Indeks Islam | Indeks Artikel | Tentang Penterjemah
ISNET Homepage | MEDIA Homepage | Program Kerja | Koleksi | Anggota

 

Pandangan Islam tentang kekhalifahan dan istikhlaf ini --dalam sisi filosofisnya, apalagi sisi harta dan penghidupan-- adalah bagian dari sumber-sumber keamanan sosial manusia. Karena kekhalifahan manusia yang dianugerahkan oleh Allah SWT itu, bermakna adanya asosiasi dan hubungan manusia dengan Kekuatan Yang Maha Agung, Yang mengatur seluruh wujud ini. Dengan hubungan ini, manusia tidak berdiri seorang diri dalam menghadapi bahaya dan tantangan yang ada.

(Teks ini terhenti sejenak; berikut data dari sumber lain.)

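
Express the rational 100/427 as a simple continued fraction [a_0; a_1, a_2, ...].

[0; 4, 3, 1, 2, 2, 1, 2]

Run the Euclidean algorithm on 100 and 427; the successive quotients are the partial quotients a_0, a_1, ... (each step inverts the fractional part left over by the previous one):
  100 = 0*427 + 100, so a_0 = 0.
  427 = 4*100 + 27, so a_1 = 4.
  100 = 3*27 + 19, so a_2 = 3.
  27 = 1*19 + 8, so a_3 = 1.
  19 = 2*8 + 3, so a_4 = 2.
  8 = 2*3 + 2, so a_5 = 2.
  3 = 1*2 + 1, so a_6 = 1.
  2 = 2*1 + 0, so a_7 = 2.
The remainder reaches 0 after 8 divisions, so the expansion has 8 partial quotients, read off in order.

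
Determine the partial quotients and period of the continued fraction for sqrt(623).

[24; (1, 23, 1, 48)]

Write x_i = (sqrt(623) + m_i)/d_i with (m_0, d_0) = (0, 1). a_0 = floor(sqrt(623)) = 24, since 24^2 = 576 <= 623 < 625 = 25^2.
Iterate m_{i+1} = d_i*a_i - m_i, d_{i+1} = (623 - m_{i+1}^2)/d_i, a_{i+1} = floor((a_0 + m_{i+1})/d_{i+1}):
  m_1 = 1*24 - 0 = 24, d_1 = (623 - 24^2)/1 = 47/1 = 47, a_1 = floor((24 + 24)/47) = 1.
  m_2 = 47*1 - 24 = 23, d_2 = (623 - 23^2)/47 = 94/47 = 2, a_2 = floor((24 + 23)/2) = 23.
  m_3 = 2*23 - 23 = 23, d_3 = (623 - 23^2)/2 = 94/2 = 47, a_3 = floor((24 + 23)/47) = 1.
  m_4 = 47*1 - 23 = 24, d_4 = (623 - 24^2)/47 = 47/47 = 1, a_4 = floor((24 + 24)/1) = 48.
  m_5 = 1*48 - 24 = 24, d_5 = (623 - 24^2)/1 = 47/1 = 47: (m_5, d_5) = (m_1, d_1) = (24, 47), so from here the quotients repeat a_1, ..., a_4; the period length is 4.
Hence the expansion of sqrt(623) is a_0 = 24 followed by the repeating block 1, 23, 1, 48 (period 4).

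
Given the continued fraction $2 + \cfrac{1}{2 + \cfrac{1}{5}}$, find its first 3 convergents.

Using the convergent recurrence p_i = a_i*p_{i-1} + p_{i-2}, q_i = a_i*q_{i-1} + q_{i-2} with p_{-2}=0, p_{-1}=1, q_{-2}=1, q_{-1}=0:
  i=0: a_0=2, p_0 = 2*1 + 0 = 2, q_0 = 2*0 + 1 = 1.
  i=1: a_1=2, p_1 = 2*2 + 1 = 5, q_1 = 2*1 + 0 = 2.
  i=2: a_2=5, p_2 = 5*5 + 2 = 27, q_2 = 5*2 + 1 = 11.

2/1, 5/2, 27/11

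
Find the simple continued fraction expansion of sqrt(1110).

Write x_i = (sqrt(1110) + m_i)/d_i with (m_0, d_0) = (0, 1). a_0 = floor(sqrt(1110)) = 33, since 33^2 = 1089 <= 1110 < 1156 = 34^2.
Iterate m_{i+1} = d_i*a_i - m_i, d_{i+1} = (1110 - m_{i+1}^2)/d_i, a_{i+1} = floor((a_0 + m_{i+1})/d_{i+1}):
  m_1 = 1*33 - 0 = 33, d_1 = (1110 - 33^2)/1 = 21/1 = 21, a_1 = floor((33 + 33)/21) = 3.
  m_2 = 21*3 - 33 = 30, d_2 = (1110 - 30^2)/21 = 210/21 = 10, a_2 = floor((33 + 30)/10) = 6.
  m_3 = 10*6 - 30 = 30, d_3 = (1110 - 30^2)/10 = 210/10 = 21, a_3 = floor((33 + 30)/21) = 3.
  m_4 = 21*3 - 30 = 33, d_4 = (1110 - 33^2)/21 = 21/21 = 1, a_4 = floor((33 + 33)/1) = 66.
  m_5 = 1*66 - 33 = 33, d_5 = (1110 - 33^2)/1 = 21/1 = 21: (m_5, d_5) = (m_1, d_1) = (33, 21), so from here the quotients repeat a_1, ..., a_4; the period length is 4.
Hence the expansion of sqrt(1110) is a_0 = 33 followed by the repeating block 3, 6, 3, 66 (period 4).

[33; (3, 6, 3, 66)]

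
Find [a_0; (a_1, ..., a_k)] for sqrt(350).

[18; (1, 2, 2, 2, 1, 36)]

Write x_i = (sqrt(350) + m_i)/d_i with (m_0, d_0) = (0, 1). a_0 = floor(sqrt(350)) = 18, since 18^2 = 324 <= 350 < 361 = 19^2.
Iterate m_{i+1} = d_i*a_i - m_i, d_{i+1} = (350 - m_{i+1}^2)/d_i, a_{i+1} = floor((a_0 + m_{i+1})/d_{i+1}):
  m_1 = 1*18 - 0 = 18, d_1 = (350 - 18^2)/1 = 26/1 = 26, a_1 = floor((18 + 18)/26) = 1.
  m_2 = 26*1 - 18 = 8, d_2 = (350 - 8^2)/26 = 286/26 = 11, a_2 = floor((18 + 8)/11) = 2.
  m_3 = 11*2 - 8 = 14, d_3 = (350 - 14^2)/11 = 154/11 = 14, a_3 = floor((18 + 14)/14) = 2.
  m_4 = 14*2 - 14 = 14, d_4 = (350 - 14^2)/14 = 154/14 = 11, a_4 = floor((18 + 14)/11) = 2.
  m_5 = 11*2 - 14 = 8, d_5 = (350 - 8^2)/11 = 286/11 = 26, a_5 = floor((18 + 8)/26) = 1.
  m_6 = 26*1 - 8 = 18, d_6 = (350 - 18^2)/26 = 26/26 = 1, a_6 = floor((18 + 18)/1) = 36.
  m_7 = 1*36 - 18 = 18, d_7 = (350 - 18^2)/1 = 26/1 = 26: (m_7, d_7) = (m_1, d_1) = (18, 26), so from here the quotients repeat a_1, ..., a_6; the period length is 6.
Hence the expansion of sqrt(350) is a_0 = 18 followed by the repeating block 1, 2, 2, 2, 1, 36 (period 6).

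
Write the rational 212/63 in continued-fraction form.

[3; 2, 1, 2, 1, 5]

Run the Euclidean algorithm on 212 and 63; the successive quotients are the partial quotients a_0, a_1, ... (each step inverts the fractional part left over by the previous one):
  212 = 3*63 + 23, so a_0 = 3.
  63 = 2*23 + 17, so a_1 = 2.
  23 = 1*17 + 6, so a_2 = 1.
  17 = 2*6 + 5, so a_3 = 2.
  6 = 1*5 + 1, so a_4 = 1.
  5 = 5*1 + 0, so a_5 = 5.
The remainder reaches 0 after 6 divisions, so the expansion has 6 partial quotients, read off in order.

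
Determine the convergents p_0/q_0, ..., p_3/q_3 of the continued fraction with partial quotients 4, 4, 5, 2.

Using the convergent recurrence p_i = a_i*p_{i-1} + p_{i-2}, q_i = a_i*q_{i-1} + q_{i-2} with p_{-2}=0, p_{-1}=1, q_{-2}=1, q_{-1}=0:
  i=0: a_0=4, p_0 = 4*1 + 0 = 4, q_0 = 4*0 + 1 = 1.
  i=1: a_1=4, p_1 = 4*4 + 1 = 17, q_1 = 4*1 + 0 = 4.
  i=2: a_2=5, p_2 = 5*17 + 4 = 89, q_2 = 5*4 + 1 = 21.
  i=3: a_3=2, p_3 = 2*89 + 17 = 195, q_3 = 2*21 + 4 = 46.

4/1, 17/4, 89/21, 195/46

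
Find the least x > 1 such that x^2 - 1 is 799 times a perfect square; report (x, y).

(x, y) = (424, 15)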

Tidak seperti yang terjadi pada orang yang menyangka dirinya adalah penguasa wujud ini; ia kehilangan hubungan dan asosiasinya dengan Kekuatan yang mengatur seluruh alam dan yang membimbingnya dalam menghadapi sesuatu yang tidak diketahuinya, dan memberikannya pengetahuan tentang yang ghaib dan apa yang tidak dapat dicapai oleh akalnya semata.

Keimanan sang khalifah atas rambu-rambu jalan yang diletakakn oleh Sang pemberi amanah kekhalifahan, yang ditujukan untuk menuntun perjalanan hidupnya dan sebagai pemeliharaan dan koreksi-Nya terhadap ayunan langkah manusia di jalan kekhalifahan itu, adalah suatu asosiasi dan hubungan yang menghasilkan keamanan. Yang tidak dimiliki oleh orang yang berpendapat bahwa perbuatan Sang Pencipta hanya terbatasa pada tahap penciptaan saja, untuk kemudian membiarkan manusia berbuat sekehendak hatinya dalam wujud ini!

Di samping keamanan yang dihasilkan oleh insan Muslim dengan hubungan kekhalifahan dan istikhlaf itu, filsafat pola pandang Islam ini juga membuahkan sikap moderat dan pertengahan dalam bidang harta, kekayaan dan penghidupan manusia, jika dibandingkan dengan filsafat-filsafat sosial positivistis, dalam melihat hubungan manusia dengan kekayaan dan harta.

Kekayaan dan harta itu adalah ciptaan Allah SWT, yang disimpan oleh Allah SWT dalam alam ini, dan kemudian dianugerahkan kepada manusia.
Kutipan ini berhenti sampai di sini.